Building highway embankment over its neck, from Debe to Mon Desir, nine miles long, across the direction of sheet flow of water over the land, will put it into permanent chokehold. Will destroy its food economy which relies on water's expansion, sheetflow, its regulation of soil temperature, over the land.
So Siew told the governments and bureaucrats about the characteristics, hydrological and anthropological (including the agrarian/farming), of the Oropouche Wetland. They consulted him. He told them. But he was telling them what they did not want to hear.
They wanted him to say that the Oropouche Wetland was a goner, done, finished, covered over; no more hydrology, wetland, food. They tried to wring his arms. They tried to cover over the findings of experts. He refused to tow the line, to change science and fact. The Environmental Management Authority refused to do a study of the district's hydrology; despite Siew, and an Institute of Marine 2006 Report which warned about the negative impacts of building a nine mile highway over it.
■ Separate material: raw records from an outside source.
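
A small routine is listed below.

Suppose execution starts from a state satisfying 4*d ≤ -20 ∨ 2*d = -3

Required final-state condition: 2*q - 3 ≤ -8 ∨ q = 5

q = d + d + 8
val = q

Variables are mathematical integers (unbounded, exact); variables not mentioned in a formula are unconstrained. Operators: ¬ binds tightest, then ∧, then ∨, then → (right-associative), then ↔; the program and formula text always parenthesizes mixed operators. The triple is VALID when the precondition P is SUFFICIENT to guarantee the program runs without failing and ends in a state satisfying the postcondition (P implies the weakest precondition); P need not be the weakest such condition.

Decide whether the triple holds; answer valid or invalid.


Working backward. After the program, the postcondition 2*q - 3 ≤ -8 ∨ q = 5 must hold; in canonical form it is 2*q ≤ -5 ∨ q = 5.
Before val := q: 2*q ≤ -5 ∨ q = 5
Before q := d + d + 8: 4*d ≤ -21 ∨ 2*d = -3
The weakest precondition is 4*d ≤ -21 ∨ 2*d = -3.
Check whether 4*d ≤ -20 ∨ 2*d = -3 implies it.
Countermodel: at the initial state d = -5, the precondition holds but the weakest precondition fails.
Answer: invalid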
As Banwari civilisation sought food in the Oropouche so do the people today. Visit the markets at Siparia, Penal, the Namdevco market in Debe. Visit the numerous shops, groceries, roadside stalls in the Oropouche Wetland districts. Nearly all the vegetable produce, melon, pumpkin, bhagi, bigan, ochro, bodi, ground provisions, fig, plantains and diary are grown and produced in the Wetland.
It comprises vast expanses of pasture, arable land, forest, mangrove, ponds, swamps, rivers, on soil laid down with biomass over millions of years; and whose fertility, in some places, runs 15 feet deep. The Oropouche districts comprise the largest food basket on the island. This food relies on the Wetland's complex hydrology.
Siew was a master teacher. He journeyed throughout the land meeting with prime ministers, technocrats, permanent secretaries, ministers, councillors, spreading his message. Many, when they saw him, felt their pockets growing holes.
Siew was patient, clear, logical, scientific, persuasive. He fought with ideas. Surely, now that the project has collapsed, the Prime Minister will reflect and do the scientific thing.
The Oropouche Wetland is a complex hydrodynamic system which has supported life and food production for millions of years; a highway cutting through is a death shaft through the nation's future economy.